Maltese launch a new fund regime - but will it be a NAIF to attract investors?
In an attempt to keep pace with the new Luxembourg RAIF and Irish ICAV QIAIF regimes, the Malta Financial Services Authority (MFSA) is introducing, perhaps as soon as the end of May 2016, a new investment fund framework for Notified Alternative Investment Funds (NAIFs).
Summary
In an attempt to keep pace with the new Luxembourg RAIF and Irish ICAV QIAIF regimes, the Malta Financial Services Authority (MFSA) is introducing, perhaps as soon as the end of May 2016, a new investment fund framework for Notified Alternative Investment Funds (NAIFs).
Under the new regime, AIFs which meet certain conditions can be “notified” to the MFSA - thereby becoming a NAIF. Unlike the current Malta professional investor fund (PIF) regime, such NAIFs will not need to be licensed by the MFSA nor will they be subject to ongoing regulation by it.
The new regime has two major advantages:
- time to market - since, unlike a Maltese PIF structure, a NAIF will not need to go through the MFSA’s authorisation process, it should be possible for it to be added to the MFSA’s online ”List of NAIFs in good standing” within ten business days of filing a complete notification pack, and
- given that the NAIF is an EU product, the AIFMD marketing passport will be available in relation to it, so a NAIF can be marketed cross-border to professional investors within the EEA without further regulatory obstacles being imposed.
For a review of the pros and cons of the alternative frameworks in Luxembourg, Ireland and Malta, see our elexica article The rise of the flexible Euro-AIF - a passport to success?
Looking in more detail at the proposed framework for NAIFs:
What funds can be NAIFs?
A NAIF is:
- an AIF
- not already licensed by the MFSA
- promoted only to Professional Investors and Qualifying Investors (see below), and
- managed by a full-scope AIFM, authorised (so, for the time being at least, EEA only) and regulated under the AIFMD.
A NAIF may be either open- or closed-ended and can be established as any legal structure currently allowed under Maltese law.
In addition to already licensed or self-managed AIFs, an AIF which invests in non-financial assets such as physical commodities, real estate or works of art cannot become a NAIF.
Who can invest in a NAIF?
NAIFs may be promoted to either:
- professional investors (either per se or elective) as under the MiFID definition or
- qualifying investors.1
in each case subject to any other restrictions on marketing applicable in the relevant jurisdiction. For example, when marketing a NAIF in an EEA Member State under the AIFMD marketing passport, the NAIF may only be promoted to QIs who are not “professional investors” to the extent permitted in that EEA Member State.
How does an AIF become a NAIF?
The notification process comprises four key steps:
- the AIF’s governing body must pass a resolution approving a prospectus which complies with the requirements set out in the Maltese “Investment Services Rules for Investment Service Providers”

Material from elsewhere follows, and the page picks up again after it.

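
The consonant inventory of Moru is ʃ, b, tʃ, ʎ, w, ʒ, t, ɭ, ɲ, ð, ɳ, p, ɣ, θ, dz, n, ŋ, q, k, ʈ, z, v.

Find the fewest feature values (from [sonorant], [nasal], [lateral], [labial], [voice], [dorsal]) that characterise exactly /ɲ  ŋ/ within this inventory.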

- within 30 days, the AIFM must submit a duly completed notification request to the MFSA
- within ten business days of a duly completed notification pack being filed with it, the MFSA will include the NAIF on its online “List of Notified AIFs in good standing”, and
- the prospectus is then dated.
At present, notification requests may only be submitted by an EEA AIFM (and one which is either licensed by the MFSA or in possession of a management passport under the AIFMD). However, a third country AIFM will be able to submit requests once the country in which it is established has been granted passporting rights pursuant to the AIFMD
The MFSA makes it clear that inclusion on its List does not imply that the NAIF is authorised, licensed or in any way approved by the regulator.
(Making changes to the NAIF’s prospectus follows essentially the same process - within 30 days of the AIF’s governing body passing a resolution approving the amendments, the AIFM submits the amended prospectus and the MFSA acknowledges the updated prospectus within ten business days of filing.)
A number of details regarding the new regime, however, remain to be clarified and the MFSA is expected:
- to confirm whether existing schemes will be able to switch to the new framework
- to make available a pro forma prospectus as well as templates and further documentation to assist fund managers.
Next steps?
The MFSA anticipates that it will be in a position to receive notification requests before the end of Q2 2016 and possibly as soon as the end of May 2016.
1 To be a Qualifying Investor, an investor must:
- invest a minimum of €100,000 in the NAIF and
- provide a written declaration to the NAIF and to the AIFM that they are aware of and accept the risk of investing and
- satisfy at least one of the following criteria:
- a body corporate with (or part of a group with) net assets in excess of €750,000
- an unincorporated body or association with net assets in excess of €750,000
- a trust, the net value of whose assets is in excess of €750,000
- an individual whose net worth (or joint net worth with their spouse) is in excess of €750,000
- a senior employee or Director of Service Providers to the NAIF.